The latest Ai Group/Australian Constructors Association Construction Outlook survey reveals after solid growth of 10.6 per cent p.a. in 2012/13, the total value of engineering and commercial construction work is expected to rise by just 2.0 per cent p.a. in 2013/14 and by 1.0 per cent p.a. in 2014/15 in nominal terms — representing a fall in real terms.
Growth in the value of engineering construction work is set to significantly drop from 12.9 per cent in 2012/13 to 1.9 per cent p.a. in 2013/14 before stabilising in 2014/15. This reflects weaker conditions across a range of infrastructure categories and resource-based heavy industrial sectors.
Telecommunications work is however forecast to remain robust in line with the NBN roll-out and related investment.
Levels of construction activity are also expected to hold up reasonably well in the oil and gas sector — despite a slower growth outlook — while civil projects, such as terminals and ports, are expected to still generate solid work in 2013/14 before weakening the following year.

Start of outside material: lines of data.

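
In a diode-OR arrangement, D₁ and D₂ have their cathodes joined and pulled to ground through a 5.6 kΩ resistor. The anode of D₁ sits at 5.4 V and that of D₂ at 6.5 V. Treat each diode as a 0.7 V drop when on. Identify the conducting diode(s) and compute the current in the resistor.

Only D₂ conducts; I_R ≈ 1 mA

Assume both conduct. Then node N would need to be at both 5.4−0.7 = 4.7 V and 6.5−0.7 = 5.8 V, which is impossible.
Assume only D₂ conducts: V_N = 6.5 − 0.7 = 5.8 V, so I_R = 5.8/5.6 = 1.04 mA.
Check D₁: its anode-to-cathode voltage is 5.4 − 5.8 = -0.4 V < 0.7 V, so it is off. The assumption is consistent.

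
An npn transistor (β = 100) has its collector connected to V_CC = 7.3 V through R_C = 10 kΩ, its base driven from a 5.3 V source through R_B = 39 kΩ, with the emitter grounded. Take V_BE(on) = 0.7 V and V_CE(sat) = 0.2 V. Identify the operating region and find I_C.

Assume active: I_B = (5.3 − 0.7)/39 = 0.118 mA, giving I_C = β·I_B = 11.8 mA.
But then V_CE = 7.3 − 11.8×10 = -111 V < V_CE(sat) = 0.2 V — impossible in the active region.
So the transistor is saturated. With V_CE = 0.2 V, I_C = (V_CC − 0.2)/R_C = 7.1/10 = 0.71 mA.
Check: β·I_B = 11.8 mA > I_C = 0.71 mA, confirming saturation.

saturation; I_C ≈ 0.71 mA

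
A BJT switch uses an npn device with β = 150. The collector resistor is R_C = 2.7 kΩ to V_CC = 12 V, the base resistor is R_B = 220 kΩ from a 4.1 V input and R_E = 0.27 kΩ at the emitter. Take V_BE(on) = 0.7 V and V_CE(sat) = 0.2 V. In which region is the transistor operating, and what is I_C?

Assume active. Base-emitter loop: I_B = (V_BB − V_BE)/(R_B + (β+1)R_E) = (4.1 − 0.7)/(220 + 151×0.27) = 0.013 mA.
I_C = β·I_B = 150×0.013 = 1.96 mA.
V_CE = V_CC − I_C·R_C − I_E·R_E = 12 − 1.96×2.7 − 1.97×0.27 = 6.19 V > V_CE(sat), so the active-region assumption holds.

active; I_C ≈ 2 mA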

Prospects for commercial construction remain subdued consistent with the soft and patchy nature of project activity within the sector. The survey points to growth in commercial work of 1.0 per cent p.a. in 2013/14 followed by a mild pick-up in 2014/15 with growth of 4.4 per cent p.a. anticipated.
"The Ai Group/Australian Constructors Association Construction Outlook Report highlights a central question facing the Australian economy: what will drive economic growth and increased living standards as mining investment eases?," Innes Willox, Australian Industry Group chief executive, said.
"While some areas of engineering and commercial construction — notably telecommunications work and construction related to oil and gas projects — are expected to expand, these bright spots are not anticipated to compensate for the reduction in mining work over the next couple of years.
"With the flat outlook for other key parts of the economy on the back of weak non-mining investment in recent years; the dampening impacts of a strong domestic currency; and a legacy of an extended period of low productivity growth, there is no hiding from the extent of the challenges to be faced over the next couple of years."
"The projected drop in the value of work highlights the need for public and private sector clients to engage with the industry to identify more effective strategies to support greater reliability of the construction pipeline," Lindsay Le Compte, Australian Constructors Association (ACA) executive director, said.
"Issues such as the financing of projects, the cost of construction — including the cost of tendering — and how projects are incorporated within an overall sustainability framework, are important discussions that need to occur."